Output: Age map of the codebase with era boundaries.
Example:
src/auth/ Born: 2023-01, Last modified: 2025-11, Era: "Current" (3rd gen)
src/utils/ Born: 2021-06, Last modified: 2022-03, Era: "Founding" (1st gen)
src/payments/ Born: 2024-08, Last modified: 2024-08, Era: "Growth" (2nd gen)
⚠️ src/utils/ hasn't been meaningfully modified in 3 years. Fossil bed.
6. Fault Line Detection
Question: Where are the tectonic boundaries in this codebase?
Identifies major architectural shifts by finding:
- Large-scale rename/move operations
- Dependency replacements (library A → library B)
- Directory restructuring
- Changes to build systems, frameworks, or deployment targets
Output: Fault line map showing architectural eras and their boundaries.
Example: "3 major fault lines detected:
1. [2022-09] Monolith → microservices split (142 files moved)
2. [2023-06] REST → GraphQL migration (89 files modified)
3. [2024-03] JavaScript → TypeScript conversion (204 files renamed)
Warning: Fault line #2 is incomplete. 23 endpoints still REST."
7. Author Topology
Question: How was knowledge distributed, and where are the gaps?

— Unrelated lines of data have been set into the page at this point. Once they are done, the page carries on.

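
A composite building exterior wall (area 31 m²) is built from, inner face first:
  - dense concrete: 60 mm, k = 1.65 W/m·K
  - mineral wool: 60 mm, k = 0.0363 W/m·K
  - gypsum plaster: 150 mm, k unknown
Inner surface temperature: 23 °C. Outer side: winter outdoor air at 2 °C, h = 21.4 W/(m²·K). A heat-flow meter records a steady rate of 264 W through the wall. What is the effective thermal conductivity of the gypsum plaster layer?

Thermal resistances in series:
R_dense concrete = L/(kA) = 0.06/(1.65×31) = 0.001173 K/W
R_mineral wool = L/(kA) = 0.06/(0.0363×31) = 0.05332 K/W
R_outer film = 1/(h_o·A) = 1/(21.4×31) = 0.001507 K/W
Sum of known resistances R_other = 0.056 K/W
Total R = ΔT/Q = 21/264 = 0.07955 K/W
R_gypsum plaster = R_total − R_other = 0.02355 K/W
k = L/(R·A) = 0.15/(0.02355×31)

k ≈ 0.206 W/(m·K)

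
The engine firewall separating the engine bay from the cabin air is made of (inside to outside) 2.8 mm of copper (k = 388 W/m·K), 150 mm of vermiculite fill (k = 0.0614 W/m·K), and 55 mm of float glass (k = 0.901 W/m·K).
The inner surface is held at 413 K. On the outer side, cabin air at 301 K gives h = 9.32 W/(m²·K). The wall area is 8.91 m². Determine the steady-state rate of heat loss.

Q ≈ 382 W

Model the wall as resistances in series:
R_copper = L/(kA) = 0.0028/(388×8.91) = 8.099×10^-7 K/W
R_vermiculite fill = L/(kA) = 0.15/(0.0614×8.91) = 0.2742 K/W
R_float glass = L/(kA) = 0.055/(0.901×8.91) = 0.006851 K/W
R_outer film = 1/(h_o·A) = 1/(9.32×8.91) = 0.01204 K/W
R_total = 0.2931 K/W
Q = ΔT / R_total = 112 / 0.2931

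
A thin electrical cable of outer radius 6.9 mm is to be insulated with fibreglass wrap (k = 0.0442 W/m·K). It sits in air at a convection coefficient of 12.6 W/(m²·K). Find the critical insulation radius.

For a cylinder r_cr = k/h = 0.0442/12.6
r_cr = 3.51 mm; since the bare radius (6.9 mm) is above r_cr, any added insulation will reduce heat loss.

r_cr ≈ 3.51 mm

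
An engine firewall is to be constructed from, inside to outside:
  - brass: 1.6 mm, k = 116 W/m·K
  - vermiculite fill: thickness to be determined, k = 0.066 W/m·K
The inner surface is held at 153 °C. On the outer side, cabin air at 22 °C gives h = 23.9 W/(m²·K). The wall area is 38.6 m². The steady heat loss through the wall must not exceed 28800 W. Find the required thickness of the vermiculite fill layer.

L ≈ 8.83 mm

Using the resistance-network approach (series):
R_brass = L/(kA) = 0.0016/(116×38.6) = 3.573×10^-7 K/W
R_outer film = 1/(h_o·A) = 1/(23.9×38.6) = 0.001084 K/W
Sum of the known resistances R_other = 0.001084 K/W
Required total resistance R_tot = ΔT/Q_allow = 131/28800 = 0.004549 K/W
R_vermiculite fill = R_tot − R_other = 0.003464 K/W
L = R·k·A = 0.003464×0.066×38.6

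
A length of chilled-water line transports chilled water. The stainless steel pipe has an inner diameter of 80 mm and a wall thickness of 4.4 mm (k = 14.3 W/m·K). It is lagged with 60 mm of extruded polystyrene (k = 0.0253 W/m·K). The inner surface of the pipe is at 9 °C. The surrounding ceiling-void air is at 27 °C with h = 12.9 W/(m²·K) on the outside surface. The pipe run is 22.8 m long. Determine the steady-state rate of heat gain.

Q ≈ 74.6 W

Treating each annulus and film as a series resistance:
R_stainless steel pipe wall = ln(44.4/40)/(2π×14.3×22.8) = 5.094×10^-5 K/W
R_extruded polystyrene = ln(104.4/44.4)/(2π×0.0253×22.8) = 0.2359 K/W
R_outer film = 1/(h_o·2πr_oL) = 1/(12.9×2π×0.1044×22.8) = 0.005183 K/W
R_total = 0.2411 K/W
Q = ΔT/R_total = 18/0.2411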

Maps which developers contributed to which areas, and identifies:
- Knowledge monopolies: Areas only one person has ever touched
- Knowledge transfers: When a new contributor takes over an area
- Knowledge voids: When all contributors to an area have left the project
- Collaboration patterns: Which areas have healthy multi-author contribution
Output: Knowledge topology map with risk assessment.
Example: "src/billing/ — ALL 247 commits by developer X (last active: 2024-01).

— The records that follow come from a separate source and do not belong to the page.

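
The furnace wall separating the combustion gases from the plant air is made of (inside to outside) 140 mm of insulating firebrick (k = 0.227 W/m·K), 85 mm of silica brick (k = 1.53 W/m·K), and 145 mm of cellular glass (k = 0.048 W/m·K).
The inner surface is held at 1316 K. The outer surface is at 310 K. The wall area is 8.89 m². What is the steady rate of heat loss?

Treating each layer as a thermal resistance in series:
R_insulating firebrick = L/(kA) = 0.14/(0.227×8.89) = 0.06937 K/W
R_silica brick = L/(kA) = 0.085/(1.53×8.89) = 0.006249 K/W
R_cellular glass = L/(kA) = 0.145/(0.048×8.89) = 0.3398 K/W
R_total = 0.4154 K/W
Q = ΔT / R_total = 1006 / 0.4154

Q ≈ 2420 W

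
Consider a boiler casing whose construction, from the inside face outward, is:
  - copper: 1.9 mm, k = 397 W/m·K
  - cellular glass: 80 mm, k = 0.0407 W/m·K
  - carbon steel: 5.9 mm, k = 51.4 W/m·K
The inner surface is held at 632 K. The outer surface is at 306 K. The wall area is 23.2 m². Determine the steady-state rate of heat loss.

Using the resistance-network approach (series):
R_copper = L/(kA) = 0.0019/(397×23.2) = 2.063×10^-7 K/W
R_cellular glass = L/(kA) = 0.08/(0.0407×23.2) = 0.08472 K/W
R_carbon steel = L/(kA) = 0.0059/(51.4×23.2) = 4.948×10^-6 K/W
R_total = 0.08473 K/W
Q = ΔT / R_total = 326 / 0.08473

Q ≈ 3850 W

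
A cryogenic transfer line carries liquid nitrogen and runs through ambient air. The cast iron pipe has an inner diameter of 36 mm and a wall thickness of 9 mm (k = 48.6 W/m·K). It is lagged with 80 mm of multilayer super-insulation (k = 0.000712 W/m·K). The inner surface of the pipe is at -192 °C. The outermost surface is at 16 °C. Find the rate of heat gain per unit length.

Radial resistances (cylindrical: R_cond = ln(r_o/r_i)/(2πkL), R_conv = 1/(h·2πrL)):
R_cast iron pipe wall = ln(27/18)/(2π×48.6×1) = 0.001328 K/W
R_multilayer super-insulation = ln(107/27)/(2π×0.000712×1) = 307.8 K/W
R_total = 307.8 K/W
Q = ΔT/R_total = 208/307.8

q′ ≈ 0.676 W/m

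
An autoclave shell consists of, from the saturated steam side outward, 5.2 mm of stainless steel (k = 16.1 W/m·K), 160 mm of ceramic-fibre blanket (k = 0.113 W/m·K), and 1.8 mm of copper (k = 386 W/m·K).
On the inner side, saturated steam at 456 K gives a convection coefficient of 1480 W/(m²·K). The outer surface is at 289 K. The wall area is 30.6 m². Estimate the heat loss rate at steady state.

Series thermal resistances:
R_inner film = 1/(h_i·A) = 1/(1480×30.6) = 2.208×10^-5 K/W
R_stainless steel = L/(kA) = 0.0052/(16.1×30.6) = 1.055×10^-5 K/W
R_ceramic-fibre blanket = L/(kA) = 0.16/(0.113×30.6) = 0.04627 K/W
R_copper = L/(kA) = 0.0018/(386×30.6) = 1.524×10^-7 K/W
R_total = 0.0463 K/W
Q = ΔT / R_total = 167 / 0.0463

Q ≈ 3610 W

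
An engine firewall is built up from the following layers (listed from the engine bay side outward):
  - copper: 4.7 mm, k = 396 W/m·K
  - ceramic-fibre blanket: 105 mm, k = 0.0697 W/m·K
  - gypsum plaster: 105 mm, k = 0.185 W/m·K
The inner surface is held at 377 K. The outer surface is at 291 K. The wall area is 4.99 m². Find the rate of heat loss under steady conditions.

Using the resistance-network approach (series):
R_copper = L/(kA) = 0.0047/(396×4.99) = 2.378×10^-6 K/W
R_ceramic-fibre blanket = L/(kA) = 0.105/(0.0697×4.99) = 0.3019 K/W
R_gypsum plaster = L/(kA) = 0.105/(0.185×4.99) = 0.1137 K/W
R_total = 0.4156 K/W
Q = ΔT / R_total = 86 / 0.4156

Q ≈ 207 W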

Developer X is no longer on the team.
No other contributor has ever modified this module.
Knowledge void. Recommend: dedicated onboarding session for this module."
8. Evolution Trajectory
Question: Where is this codebase heading?

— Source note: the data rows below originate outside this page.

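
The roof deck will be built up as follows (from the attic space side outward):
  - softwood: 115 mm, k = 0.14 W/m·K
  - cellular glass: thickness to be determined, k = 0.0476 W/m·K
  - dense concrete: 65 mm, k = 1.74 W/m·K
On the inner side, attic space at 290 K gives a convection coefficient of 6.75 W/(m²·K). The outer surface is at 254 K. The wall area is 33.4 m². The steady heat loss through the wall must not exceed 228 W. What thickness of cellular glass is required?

Series thermal resistances:
R_inner film = 1/(h_i·A) = 1/(6.75×33.4) = 0.004436 K/W
R_softwood = L/(kA) = 0.115/(0.14×33.4) = 0.02459 K/W
R_dense concrete = L/(kA) = 0.065/(1.74×33.4) = 0.001118 K/W
Sum of the known resistances R_other = 0.03015 K/W
Required total resistance R_tot = ΔT/Q_allow = 36/228 = 0.1579 K/W
R_cellular glass = R_tot − R_other = 0.1277 K/W
L = R·k·A = 0.1277×0.0476×33.4

L ≈ 203 mm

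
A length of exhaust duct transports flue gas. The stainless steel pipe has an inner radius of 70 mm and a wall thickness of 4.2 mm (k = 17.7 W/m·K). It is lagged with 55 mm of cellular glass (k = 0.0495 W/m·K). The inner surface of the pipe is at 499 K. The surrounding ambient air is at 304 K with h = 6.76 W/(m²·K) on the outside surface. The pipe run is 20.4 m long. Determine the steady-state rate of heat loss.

Treating each annulus and film as a series resistance:
R_stainless steel pipe wall = ln(74.2/70)/(2π×17.7×20.4) = 2.568×10^-5 K/W
R_cellular glass = ln(129.2/74.2)/(2π×0.0495×20.4) = 0.08741 K/W
R_outer film = 1/(h_o·2πr_oL) = 1/(6.76×2π×0.1292×20.4) = 0.008933 K/W
R_total = 0.09637 K/W
Q = ΔT/R_total = 195/0.09637

Q ≈ 2020 W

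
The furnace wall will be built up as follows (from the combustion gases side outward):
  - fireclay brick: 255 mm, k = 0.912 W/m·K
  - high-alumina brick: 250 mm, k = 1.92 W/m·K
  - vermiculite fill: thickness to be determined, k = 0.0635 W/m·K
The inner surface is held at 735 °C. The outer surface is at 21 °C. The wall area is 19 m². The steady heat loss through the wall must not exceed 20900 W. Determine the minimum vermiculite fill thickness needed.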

Extrapolates from historical patterns to predict:
- Which areas are actively evolving (increasing commit diversity and frequency)
- Which areas are calcifying (decreasing modifications, aging contributors)
- Which architectural patterns are expanding vs. contracting
- What the next likely "extinction event" or "fault line" might be
Output: Trajectory forecast based on historical momentum.
Example: "The codebase is trending toward:
✓ Full TypeScript adoption (92% converted, ~2 months to completion)
✓ GraphQL as primary API layer (78% migrated)
⚠ Growing divergence between /api and /services naming conventions
⚠ Test coverage declining in modules > 2 years old (neglect pattern)"
Integration
Invoke Fossil Record when:
├── Joining a new project → Run full geological survey
├── Before modifying old code → Run sediment dating + decision reconstruction
├── After an incident → Run pressure analysis on the affected area
├── During architecture review → Run fault line detection + evolution trajectory
├── When someone asks "why?" → Run decision reconstruction on that specific area
└── Onboarding new developers → Generate the complete evolutionary narrative
Output: The Geological Survey
╔══════════════════════════════════════════════════════════════╗
║ FOSSIL RECORD: GEOLOGICAL SURVEY ║
║ Repository: acme-platform ║
║ History depth: 3 years, 4,721 commits ║
╠══════════════════════════════════════════════════════════════╣
║ ║
║ ERAS IDENTIFIED: 3 ║
║ ├── Founding (2022-01 → 2022-09): Monolith, Express, JS ║
║ ├── Growth (2022-09 → 2024-03): Microservices, REST, JS/TS ║
║ └── Current (2024-03 → now): Microservices, GraphQL, TS ║
║ ║
║ FAULT LINES: 3 major, 7 minor ║
║ IMPACT CRATERS: 12 incidents (3 P0, 5 P1, 4 P2) ║
║ FOSSIL BEDS: 4 modules unchanged > 18 months ║
║ KNOWLEDGE VOIDS: 2 modules (all authors departed) ║
║ EXTINCTION EVENTS: 8 modules deleted, 3 left artifacts ║
║ ║
║ TRAJECTORY: Healthy evolution with 2 risk areas ║
╚══════════════════════════════════════════════════════════════╝
Why It Matters
Code review looks at the present. Testing validates the expected. Fossil Record illuminates the past — because a codebase that doesn't understand its own history is condemned to repeat its own mistakes.
Zero external dependencies. Pure git analysis. No APIs, no cloud, no cost.